Monday, May 6, 2019

More Evo-Nonsense


Occasionally, Evonomics provides something useful. For instance, it re-ran the blog post “Where do pro-Social institutions Come From? How Do Countries ‘Get to Denmark’? by Pseudoerasmus

Unfortunately, much of the time it runs critiques of “economics” by people who do not know anything about economics.

Here for example is Nick Hanauer writing about “How to Kill Neoliberalism Kill “Homo Economicus”:

I believe that these corrosive moral claims derive from a fundamentally flawed understanding of how market capitalism works, grounded in the dubious assumption that human beings are “homo economicus”:  perfectly selfish, perfectly rational, and relentlessly self-maximizing. It is this behavioral model upon which all the other models of orthodox economics are built. And it is nonsense.

The last 40 years of research across multiple scientific disciplines has proven, with certainty, that homo economicus does not exist. Outside of economic models, this is simply not how real humans behave. Rather, Homo sapiens have evolved to be other-regarding, reciprocal, heuristic, and intuitive moral creatures. We can be selfish, yes—even cruel. But it is our highly evolved prosocial nature—our innate facility for cooperation, not competition—that has enabled our species to dominate the planet, and to build such an extraordinary—and extraordinarily complex—quality of life. Pro-sociality is our economic super power.

What is nonsense is that economic theory is built on the assumption that human beings are “perfectly selfish, perfectly rational, and relentlessly self-maximizing.”

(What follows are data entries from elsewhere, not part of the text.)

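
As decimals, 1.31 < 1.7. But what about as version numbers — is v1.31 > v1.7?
True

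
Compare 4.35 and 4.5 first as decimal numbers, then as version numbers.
As decimals: 4.35 < 4.5. As versions: v4.35 > v4.5 (minor version 35 > 5).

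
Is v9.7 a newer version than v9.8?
No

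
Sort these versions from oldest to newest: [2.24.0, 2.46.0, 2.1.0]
[2.1.0, 2.24.0, 2.46.0]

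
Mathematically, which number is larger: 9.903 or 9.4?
9.903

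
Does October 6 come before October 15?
Yes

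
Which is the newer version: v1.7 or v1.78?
v1.78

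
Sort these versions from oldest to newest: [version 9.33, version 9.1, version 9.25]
[version 9.1, version 9.25, version 9.33]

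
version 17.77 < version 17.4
False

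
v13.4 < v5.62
False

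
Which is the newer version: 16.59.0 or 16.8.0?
16.59.0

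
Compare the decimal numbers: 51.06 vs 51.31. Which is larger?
51.31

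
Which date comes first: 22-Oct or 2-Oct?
2-Oct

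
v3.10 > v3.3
True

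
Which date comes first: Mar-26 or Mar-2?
Mar-2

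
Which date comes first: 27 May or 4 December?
27 May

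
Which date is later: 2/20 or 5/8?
5/8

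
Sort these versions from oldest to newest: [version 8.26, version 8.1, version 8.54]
[version 8.1, version 8.26, version 8.54]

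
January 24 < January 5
False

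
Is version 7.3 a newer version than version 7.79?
No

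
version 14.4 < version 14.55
True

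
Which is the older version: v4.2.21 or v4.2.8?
v4.2.8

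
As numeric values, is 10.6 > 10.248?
True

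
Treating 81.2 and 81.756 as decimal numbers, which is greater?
81.756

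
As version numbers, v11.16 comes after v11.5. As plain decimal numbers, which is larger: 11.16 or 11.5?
11.5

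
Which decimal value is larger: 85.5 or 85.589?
85.589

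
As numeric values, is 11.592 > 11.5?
True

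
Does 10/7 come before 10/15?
Yes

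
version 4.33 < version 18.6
True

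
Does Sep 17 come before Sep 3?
No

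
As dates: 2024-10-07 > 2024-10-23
False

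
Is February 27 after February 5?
Yes. Day 27 comes after day 5 in February — this is a date comparison, not a decimal one (the decimal 2.27 would be smaller than 2.5).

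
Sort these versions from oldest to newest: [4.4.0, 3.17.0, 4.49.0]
[3.17.0, 4.4.0, 4.49.0]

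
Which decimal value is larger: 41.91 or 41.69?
41.91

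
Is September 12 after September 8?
Yes. Day 12 comes after day 8 in September — this is a date comparison, not a decimal one (the decimal 9.12 would be smaller than 9.8).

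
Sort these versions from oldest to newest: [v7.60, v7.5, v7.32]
[v7.5, v7.32, v7.60]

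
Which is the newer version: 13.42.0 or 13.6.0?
13.42.0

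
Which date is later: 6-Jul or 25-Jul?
25-Jul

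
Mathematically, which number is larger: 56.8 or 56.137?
56.8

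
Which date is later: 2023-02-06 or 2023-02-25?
2023-02-25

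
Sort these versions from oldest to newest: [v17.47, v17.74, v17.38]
[v17.38, v17.47, v17.74]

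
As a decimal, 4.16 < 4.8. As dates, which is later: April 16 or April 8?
April 16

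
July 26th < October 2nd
True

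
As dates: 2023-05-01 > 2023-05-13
False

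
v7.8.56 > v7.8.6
True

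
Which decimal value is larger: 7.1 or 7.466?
7.466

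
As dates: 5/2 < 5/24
True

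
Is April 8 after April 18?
No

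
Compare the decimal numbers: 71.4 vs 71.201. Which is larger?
71.4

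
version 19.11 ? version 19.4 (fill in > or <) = >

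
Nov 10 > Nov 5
True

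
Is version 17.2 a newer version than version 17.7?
No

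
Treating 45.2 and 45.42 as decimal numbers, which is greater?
45.42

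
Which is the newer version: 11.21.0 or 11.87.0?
11.87.0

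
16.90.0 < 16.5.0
False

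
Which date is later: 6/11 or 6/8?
6/11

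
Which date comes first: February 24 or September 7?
February 24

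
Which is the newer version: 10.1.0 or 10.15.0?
10.15.0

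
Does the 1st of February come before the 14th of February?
Yes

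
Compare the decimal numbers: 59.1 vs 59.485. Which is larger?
59.485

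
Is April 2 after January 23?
Yes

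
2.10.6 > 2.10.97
False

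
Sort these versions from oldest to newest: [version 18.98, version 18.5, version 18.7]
[version 18.5, version 18.7, version 18.98]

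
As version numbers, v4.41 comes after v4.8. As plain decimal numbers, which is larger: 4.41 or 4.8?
4.8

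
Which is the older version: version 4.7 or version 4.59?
version 4.7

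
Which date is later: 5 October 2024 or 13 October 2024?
13 October 2024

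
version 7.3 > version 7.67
False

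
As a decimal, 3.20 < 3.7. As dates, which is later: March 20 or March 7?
March 20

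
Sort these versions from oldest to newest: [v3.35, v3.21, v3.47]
[v3.21, v3.35, v3.47]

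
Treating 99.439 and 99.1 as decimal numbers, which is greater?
99.439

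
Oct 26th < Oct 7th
False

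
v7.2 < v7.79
True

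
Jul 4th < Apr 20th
False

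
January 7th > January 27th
False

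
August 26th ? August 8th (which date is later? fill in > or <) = >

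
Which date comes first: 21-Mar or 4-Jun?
21-Mar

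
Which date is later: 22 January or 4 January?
22 January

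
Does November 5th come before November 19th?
Yes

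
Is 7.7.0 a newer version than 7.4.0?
Yes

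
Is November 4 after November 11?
No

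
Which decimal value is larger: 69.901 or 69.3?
69.901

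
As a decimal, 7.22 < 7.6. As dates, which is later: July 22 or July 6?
July 22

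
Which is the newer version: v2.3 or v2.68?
v2.68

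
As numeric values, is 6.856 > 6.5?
True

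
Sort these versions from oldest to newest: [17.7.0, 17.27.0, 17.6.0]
[17.6.0, 17.7.0, 17.27.0]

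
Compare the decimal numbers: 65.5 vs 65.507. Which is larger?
65.507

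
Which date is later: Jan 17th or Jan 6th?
Jan 17th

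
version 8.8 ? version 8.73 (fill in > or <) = <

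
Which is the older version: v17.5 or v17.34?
v17.5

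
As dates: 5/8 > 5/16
False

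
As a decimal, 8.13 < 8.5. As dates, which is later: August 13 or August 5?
August 13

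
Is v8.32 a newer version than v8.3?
Yes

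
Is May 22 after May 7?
Yes. Day 22 comes after day 7 in May — this is a date comparison, not a decimal one (the decimal 5.22 would be smaller than 5.7).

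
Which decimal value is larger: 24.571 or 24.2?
24.571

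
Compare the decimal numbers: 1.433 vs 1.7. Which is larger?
1.7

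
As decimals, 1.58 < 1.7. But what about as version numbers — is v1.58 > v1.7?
True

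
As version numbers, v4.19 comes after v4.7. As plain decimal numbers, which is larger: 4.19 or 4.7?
4.7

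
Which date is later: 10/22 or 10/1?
10/22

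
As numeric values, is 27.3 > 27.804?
False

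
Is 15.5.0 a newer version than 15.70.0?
No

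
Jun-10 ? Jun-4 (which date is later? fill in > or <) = >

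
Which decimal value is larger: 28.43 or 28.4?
28.43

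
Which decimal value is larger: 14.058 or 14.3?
14.3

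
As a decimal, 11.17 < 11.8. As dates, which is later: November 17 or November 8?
November 17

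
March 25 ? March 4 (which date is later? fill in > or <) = >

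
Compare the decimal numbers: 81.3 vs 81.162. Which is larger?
81.3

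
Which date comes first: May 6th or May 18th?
May 6th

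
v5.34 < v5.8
False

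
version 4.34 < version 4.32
False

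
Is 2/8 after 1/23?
Yes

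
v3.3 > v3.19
False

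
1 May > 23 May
False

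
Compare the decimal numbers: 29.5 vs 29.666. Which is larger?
29.666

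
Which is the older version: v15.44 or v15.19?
v15.19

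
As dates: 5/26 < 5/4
False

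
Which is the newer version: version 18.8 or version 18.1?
version 18.8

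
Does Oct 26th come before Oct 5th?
No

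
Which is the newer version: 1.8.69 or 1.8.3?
1.8.69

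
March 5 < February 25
False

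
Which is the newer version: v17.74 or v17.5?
v17.74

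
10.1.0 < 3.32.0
False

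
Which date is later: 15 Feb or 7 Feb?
15 Feb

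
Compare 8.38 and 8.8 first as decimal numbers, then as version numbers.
As decimals: 8.38 < 8.8. As versions: v8.38 > v8.8 (minor version 38 > 8).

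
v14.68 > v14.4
True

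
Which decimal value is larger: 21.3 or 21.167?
21.3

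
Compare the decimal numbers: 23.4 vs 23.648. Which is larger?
23.648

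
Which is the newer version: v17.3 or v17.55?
v17.55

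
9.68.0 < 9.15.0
False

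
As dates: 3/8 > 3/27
False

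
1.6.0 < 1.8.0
True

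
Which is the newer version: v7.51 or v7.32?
v7.51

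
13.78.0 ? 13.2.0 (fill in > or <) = >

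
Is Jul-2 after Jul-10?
No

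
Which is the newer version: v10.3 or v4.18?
v10.3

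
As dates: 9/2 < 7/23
False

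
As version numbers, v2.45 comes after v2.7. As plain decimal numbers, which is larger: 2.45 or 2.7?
2.7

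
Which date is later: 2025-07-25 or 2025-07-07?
2025-07-25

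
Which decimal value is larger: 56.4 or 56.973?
56.973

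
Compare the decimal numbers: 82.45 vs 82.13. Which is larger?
82.45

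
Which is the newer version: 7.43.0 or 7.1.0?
7.43.0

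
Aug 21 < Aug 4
False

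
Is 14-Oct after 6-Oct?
Yes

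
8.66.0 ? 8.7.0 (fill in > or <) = >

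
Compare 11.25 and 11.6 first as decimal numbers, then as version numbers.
As decimals: 11.25 < 11.6. As versions: v11.25 > v11.6 (minor version 25 > 6).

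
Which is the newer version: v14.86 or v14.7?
v14.86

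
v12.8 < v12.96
True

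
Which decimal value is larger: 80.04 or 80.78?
80.78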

Here is Gary Becker on the meaning of rationality

“What is meant by rational behavior? Consider first what is not meant. Certainly not that people are necessarily selfish, “economic men” solely concerned with their own well-being. This would rule out charity and love for children, spouses relatives or anyone else, and a model of rational behavior could not be so grossly inconsistent with actual behavior and still be useful.”

“The essence of the model of rational behavior is contained in just two assumptions: each consumer has an ordered set of preferences, and he choses the most preferred position available to him.” (Becker Economic Theory page 26)

Show me where the sort of description of rationality that Hanauer puts forward appears in economics. I looked in my old copies of Varian and Silberberg. It wasn’t there.  Checked Mankiw’s principles text. Not there either. You can find assumptions about the consistency of preferences, but where do you find anything about what people are supposed to prefer? There is no more reason for economists to say that people can’t get utility from charity than there is for economists to say that you can’t get utility from eating apples.  

If we want to improve economics we need to start from where it actually is, not with some imagined boogeyman of homo economicus.

There are plenty of things we could do better. We could teach more history. We could place less emphasis on advanced math. We could try to get faculty and students that look more like the society we live in. But you aren’t going improve economics by assuming an imaginary homo economicus who isn’t there.